The commercial drone industry says privacy advocates are unfairly targeting it when it comes to privacy and surveillance concerns.
The unmanned aerial systems industry wasn’t even expecting to have to fight over privacy when it came to the integration of drones into the national airspace.
"When the FAA bill passed, we had no idea privacy was going to be the issue de jour, of the day, for the next years to come," said Mario Mairena, who handles government relations for the Association of Unmanned Vehicle Systems International, a leading industry trade group.
Mairena recently spoke to a gathering of companies involved in central New York’s drone testing center, known as NUAIR.
AUVSI and Mairena have successfully lobbied against nearly two dozen congressional bills dealing with drones and privacy. The Federal Aviation Administration has been tasked by Congress to develop regulations on commercial drones but privacy controls remain vague.

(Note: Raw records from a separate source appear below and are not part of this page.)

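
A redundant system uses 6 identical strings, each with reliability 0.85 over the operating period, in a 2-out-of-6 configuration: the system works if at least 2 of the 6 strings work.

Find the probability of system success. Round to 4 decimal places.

0.9996

R = Σ_{i=2}^{6} C(6,i) p^i (1−p)^{6−i} with p = 0.85
C(6,2)·0.85^2·0.15^4 = 0.005486
C(6,3)·0.85^3·0.15^3 = 0.041453
C(6,4)·0.85^4·0.15^2 = 0.176177
C(6,5)·0.85^5·0.15^1 = 0.399335
C(6,6)·0.85^6·0.15^0 = 0.377150
Sum = 0.9996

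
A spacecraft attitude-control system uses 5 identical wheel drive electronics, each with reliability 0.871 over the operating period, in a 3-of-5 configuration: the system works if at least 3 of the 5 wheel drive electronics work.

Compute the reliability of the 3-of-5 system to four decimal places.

0.9825

R = Σ_{i=3}^{5} C(5,i) p^i (1−p)^{5−i} with p = 0.871
C(5,3)·0.871^3·0.129^2 = 0.109960
C(5,4)·0.871^4·0.129^1 = 0.371221
C(5,5)·0.871^5·0.129^0 = 0.501292
Sum = 0.9825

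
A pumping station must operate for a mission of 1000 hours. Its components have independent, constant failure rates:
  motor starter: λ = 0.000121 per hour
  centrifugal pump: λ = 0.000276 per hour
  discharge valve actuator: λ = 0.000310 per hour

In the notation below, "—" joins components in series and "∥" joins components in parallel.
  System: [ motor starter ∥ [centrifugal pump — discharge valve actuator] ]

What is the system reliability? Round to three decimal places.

R(motor starter) = exp(−0.000121 × 1000) = 0.88603
R(centrifugal pump) = exp(−0.000276 × 1000) = 0.75881
R(discharge valve actuator) = exp(−0.000310 × 1000) = 0.73345
Series (centrifugal pump and discharge valve actuator): 0.75881 × 0.73345 = 0.55655
Parallel (motor starter and [0.55655]): 1 − (1 − 0.88603)(1 − 0.55655) = 0.949

0.949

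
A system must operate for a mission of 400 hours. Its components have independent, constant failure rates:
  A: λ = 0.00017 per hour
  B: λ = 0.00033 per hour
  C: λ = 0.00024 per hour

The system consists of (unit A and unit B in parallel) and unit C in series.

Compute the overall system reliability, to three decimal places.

0.901

R(A) = exp(−0.00017 × 400) = 0.93426
R(B) = exp(−0.00033 × 400) = 0.87634
R(C) = exp(−0.00024 × 400) = 0.90846
Parallel (A and B): 1 − (1 − 0.93426)(1 − 0.87634) = 0.99187
Series ([0.99187] and C): 0.99187 × 0.90846 = 0.901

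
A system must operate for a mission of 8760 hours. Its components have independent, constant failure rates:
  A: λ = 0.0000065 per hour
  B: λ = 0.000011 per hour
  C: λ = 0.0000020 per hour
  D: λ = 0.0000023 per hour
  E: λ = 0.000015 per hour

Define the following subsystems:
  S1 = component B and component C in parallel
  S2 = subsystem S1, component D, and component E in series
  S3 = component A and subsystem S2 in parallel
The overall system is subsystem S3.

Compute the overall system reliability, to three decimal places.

0.992

R(A) = exp(−0.0000065 × 8760) = 0.94465
R(B) = exp(−0.000011 × 8760) = 0.90814
R(C) = exp(−0.0000020 × 8760) = 0.98263
R(D) = exp(−0.0000023 × 8760) = 0.98005
R(E) = exp(−0.000015 × 8760) = 0.87687
Parallel (B and C): 1 − (1 − 0.90814)(1 − 0.98263) = 0.99840
Series ([0.99840], D, and E): 0.99840 × 0.98005 × 0.87687 = 0.85800
Parallel (A and [0.85800]): 1 − (1 − 0.94465)(1 − 0.85800) = 0.992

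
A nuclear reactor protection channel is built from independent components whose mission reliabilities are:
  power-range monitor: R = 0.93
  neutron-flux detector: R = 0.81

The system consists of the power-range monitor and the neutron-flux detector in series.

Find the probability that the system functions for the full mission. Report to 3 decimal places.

0.753

Series (power-range monitor and neutron-flux detector): 0.93000 × 0.81000 = 0.753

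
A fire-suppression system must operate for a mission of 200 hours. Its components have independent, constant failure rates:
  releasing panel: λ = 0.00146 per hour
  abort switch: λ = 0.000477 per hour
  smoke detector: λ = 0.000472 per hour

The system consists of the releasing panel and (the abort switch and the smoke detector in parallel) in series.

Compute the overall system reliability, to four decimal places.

0.7406

R(releasing panel) = exp(−0.00146 × 200) = 0.746769
R(abort switch) = exp(−0.000477 × 200) = 0.909009
R(smoke detector) = exp(−0.000472 × 200) = 0.909919
Parallel (abort switch and smoke detector): 1 − (1 − 0.909009)(1 − 0.909919) = 0.991803
Series (releasing panel and [0.991803]): 0.746769 × 0.991803 = 0.7406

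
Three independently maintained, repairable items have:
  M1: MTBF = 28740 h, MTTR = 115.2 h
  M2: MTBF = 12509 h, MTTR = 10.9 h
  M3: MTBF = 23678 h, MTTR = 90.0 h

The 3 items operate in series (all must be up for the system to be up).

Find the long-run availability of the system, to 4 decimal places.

A(M1) = MTBF/(MTBF+MTTR) = 28740/(28740+115.2) = 0.996008
A(M2) = MTBF/(MTBF+MTTR) = 12509/(12509+10.9) = 0.999129
A(M3) = MTBF/(MTBF+MTTR) = 23678/(23678+90.0) = 0.996213
Series availability: 0.996008 × 0.999129 × 0.996213 = 0.9914

0.9914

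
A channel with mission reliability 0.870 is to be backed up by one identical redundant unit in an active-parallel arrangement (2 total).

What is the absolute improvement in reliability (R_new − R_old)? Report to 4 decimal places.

0.1131

R_before = 0.870
R_after = 1 − (1 − 0.870)^2 = 0.9831
ΔR = 0.9831 − 0.870 = 0.1131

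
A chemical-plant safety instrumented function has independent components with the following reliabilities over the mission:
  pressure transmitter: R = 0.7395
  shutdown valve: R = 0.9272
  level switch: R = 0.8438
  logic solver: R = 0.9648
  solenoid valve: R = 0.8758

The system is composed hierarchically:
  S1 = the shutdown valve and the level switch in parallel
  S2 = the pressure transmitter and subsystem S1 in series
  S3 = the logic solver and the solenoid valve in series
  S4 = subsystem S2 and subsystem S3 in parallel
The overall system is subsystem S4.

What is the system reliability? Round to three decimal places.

0.958

Parallel (shutdown valve and level switch): 1 − (1 − 0.92720)(1 − 0.84380) = 0.98863
Series (pressure transmitter and [0.98863]): 0.73950 × 0.98863 = 0.73109
Series (logic solver and solenoid valve): 0.96480 × 0.87580 = 0.84497
Parallel ([0.73109] and [0.84497]): 1 − (1 − 0.73109)(1 − 0.84497) = 0.958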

Mairena says civil liberties groups are trying to scare the public about drones’ potential uses, such as agriculture or search and rescue operations.
"Any new technology could be misused," he told the room. "Where would be today, who'd of thunk it, 15 years ago we would have had to deal with anti-bully measures for uses on the internet."

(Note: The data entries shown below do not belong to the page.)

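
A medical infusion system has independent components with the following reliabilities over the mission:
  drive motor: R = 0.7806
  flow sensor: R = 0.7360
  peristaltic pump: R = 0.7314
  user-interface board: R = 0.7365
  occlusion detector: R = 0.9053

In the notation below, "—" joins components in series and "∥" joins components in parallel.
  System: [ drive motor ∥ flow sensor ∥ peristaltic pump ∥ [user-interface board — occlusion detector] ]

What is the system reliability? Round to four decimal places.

0.9948

Series (user-interface board and occlusion detector): 0.736500 × 0.905300 = 0.666753
Parallel (drive motor, flow sensor, peristaltic pump, and [0.666753]): 1 − (1 − 0.780600)(1 − 0.736000)(1 − 0.731400)(1 − 0.666753) = 0.9948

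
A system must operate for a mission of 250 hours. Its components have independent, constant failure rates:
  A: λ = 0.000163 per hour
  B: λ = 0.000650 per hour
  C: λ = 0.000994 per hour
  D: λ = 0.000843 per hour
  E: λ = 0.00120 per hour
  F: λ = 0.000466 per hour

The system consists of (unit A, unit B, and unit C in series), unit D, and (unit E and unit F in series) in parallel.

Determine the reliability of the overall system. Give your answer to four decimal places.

R(A) = exp(−0.000163 × 250) = 0.960069
R(B) = exp(−0.000650 × 250) = 0.850016
R(C) = exp(−0.000994 × 250) = 0.779970
R(D) = exp(−0.000843 × 250) = 0.809977
R(E) = exp(−0.00120 × 250) = 0.740818
R(F) = exp(−0.000466 × 250) = 0.890030
Series (A, B, and C): 0.960069 × 0.850016 × 0.779970 = 0.636513
Series (E and F): 0.740818 × 0.890030 = 0.659350
Parallel ([0.636513], D, and [0.659350]): 1 − (1 − 0.636513)(1 − 0.809977)(1 − 0.659350) = 0.9765

0.9765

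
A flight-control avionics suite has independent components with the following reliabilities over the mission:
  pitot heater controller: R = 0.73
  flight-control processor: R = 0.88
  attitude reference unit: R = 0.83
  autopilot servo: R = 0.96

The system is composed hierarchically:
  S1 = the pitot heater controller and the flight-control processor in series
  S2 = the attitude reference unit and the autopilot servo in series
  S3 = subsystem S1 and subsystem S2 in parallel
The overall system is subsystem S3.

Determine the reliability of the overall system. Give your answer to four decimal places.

0.9273

Series (pitot heater controller and flight-control processor): 0.730000 × 0.880000 = 0.642400
Series (attitude reference unit and autopilot servo): 0.830000 × 0.960000 = 0.796800
Parallel ([0.642400] and [0.796800]): 1 − (1 − 0.642400)(1 − 0.796800) = 0.9273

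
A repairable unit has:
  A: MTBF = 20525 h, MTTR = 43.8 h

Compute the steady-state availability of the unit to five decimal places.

A(A) = MTBF/(MTBF+MTTR) = 20525/(20525+43.8) = 0.99787

0.99787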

The American Civil Liberties Union and others have called for rules guiding the integration of drones, saying the cameras they’re equipped with could be used for unwarranted surveillance and spying. Some states and communities have already banned drone use.
Mairena says his industry does support enforcement of the Fourth Amendment, which protects against unlawful searches.
"Our position is, we support Fourth Amendment rights, and if anyone is carelessly or recklessly utilizing UAS and your Fourth Amendment right has been violated, they should be held accountable and punishable to the fullest extent of the law," he said.